Антропологическое изучение таштыкского населения шло параллельно с расширением фронта археологических работ. Первая публикация, посвященная таштыкской антропологии, была основана, однако, не на изучении серии черепов или скелетов из таштыкских погребений, а на исследовании антропологического типа таштыкских масок. Полагаясь на то, что маски если не полностью портреты, то в массе все же отражают физические черты таштыкского населения, Г. Ф. Дебец подошел к их изучению так же, как подходит антрополог к оценке отличительных особенностей человеческого лица 7. По уплощенности лицевого скелета и высоте переносья таштыкцы оказались сходными с ханты и манси. Этот вывод был повторен и в известной сводной работе по палеоантропологии СССР 8. Там отмечалось наибольшее сходство таштыкской серии с сериями черепов ханты и манси — заключение, которое было использовано Л. Р. Кызласовым для подтверждения своей теории угорского этногенеза в недрах таштыкского населения Минусинской котловины. С другой стороны, Г. Ф. Дебец цитировал Г. П. Сосновского, отмечавшего исторически засвидетельствованный факт проникновения центральноазиатских народов в Минусинскую котловину.
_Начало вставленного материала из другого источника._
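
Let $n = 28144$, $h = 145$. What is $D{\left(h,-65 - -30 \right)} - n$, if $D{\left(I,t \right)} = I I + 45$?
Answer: $-7074$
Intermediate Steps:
$D{\left(I,t \right)} = 45 + I^{2}$ ($D{\left(I,t \right)} = I^{2} + 45 = 45 + I^{2}$)
$D{\left(h,-65 - -30 \right)} - n = \left(45 + 145^{2}\right) - 28144 = \left(45 + 21025\right) - 28144 = 21070 - 28144 = -7074$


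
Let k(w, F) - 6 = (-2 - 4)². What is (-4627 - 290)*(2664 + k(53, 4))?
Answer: -13305402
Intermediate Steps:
k(w, F) = 42 (k(w, F) = 6 + (-2 - 4)² = 6 + (-6)² = 6 + 36 = 42)
(-4627 - 290)*(2664 + k(53, 4)) = (-4627 - 290)*(2664 + 42) = -4917*2706 = -13305402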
Первая статья автора, посвященная палеоантропологии таштыкской культуры и включавшая описание нескольких новых таштыкских черепов, содержала скрытое противоречие. Среди вновь описанных черепов были два, на которых особенности центральноазиатского монголоидного типа были выражены абсолютно отчетливо 9. После того как они были найдены в таштыкских погребениях, впервые стало возможным говорить о включении центральноазиатского этнического элемента в состав таштыкского населения с полной определенностью. Я так и писал, но в конце неояотданно сделал то ли по неопытности и недостатку уверенности в своих силах, то ли в неблагодарной попытке примирить непримиримое оговорку, кстати сказать, абсолютно априорную: «Монголоидные типы были широко распространены в областях, окружающих Минусинскую котловину не только с юга, но и с севера». Потом, уже после того как были проработаны все имеющиеся материалы по палеоантропологии таштыкской культуры, эта оговорка выросла в законченную гипотезу лесного, таежного происхождения таштыкского населения, проникновения его в Минусинскую котловину в большей мере с севера, чем с юга 10.

Выдвинута была эта гипотеза как раз в годы повального увлечения низколицым монголоидным типом, который тогда выявился всеми наличными данными в составе древнего населения Западной и Средней Сибири. Низколицесть при сильной выраженности монголоидных особенностей свойственна и некоторым современным народам, поэтому и палеоантропологические наблюдения о широком распространении низколицего типа приобрели большую достоверность. Таштыкское население отличалось грацильным небольшим лицом, что при усилении монголоидных черт и наводило на мысль об увеличении монголоидной примеси за счет прилива крови низколицых монголоидов. А так как низколицый монголоидный тип был свойствен в основном лесным, таежным племенам, то и происхождение таштыкской культуры увязывалось с севером, с проникновением новых групп населения в Минусинскую котловину из северных районов.

После появления многих работ была опубликована статья Н. Г. Залкинд, основанная на описании небольшого краниологического материала из известного Салбыкского кургана, но в ней вопросы генезиса тыштыкского населения не были затронуты, да и материал, находившийся в распоряжении автора, был крайне мал и фрагментарен 11.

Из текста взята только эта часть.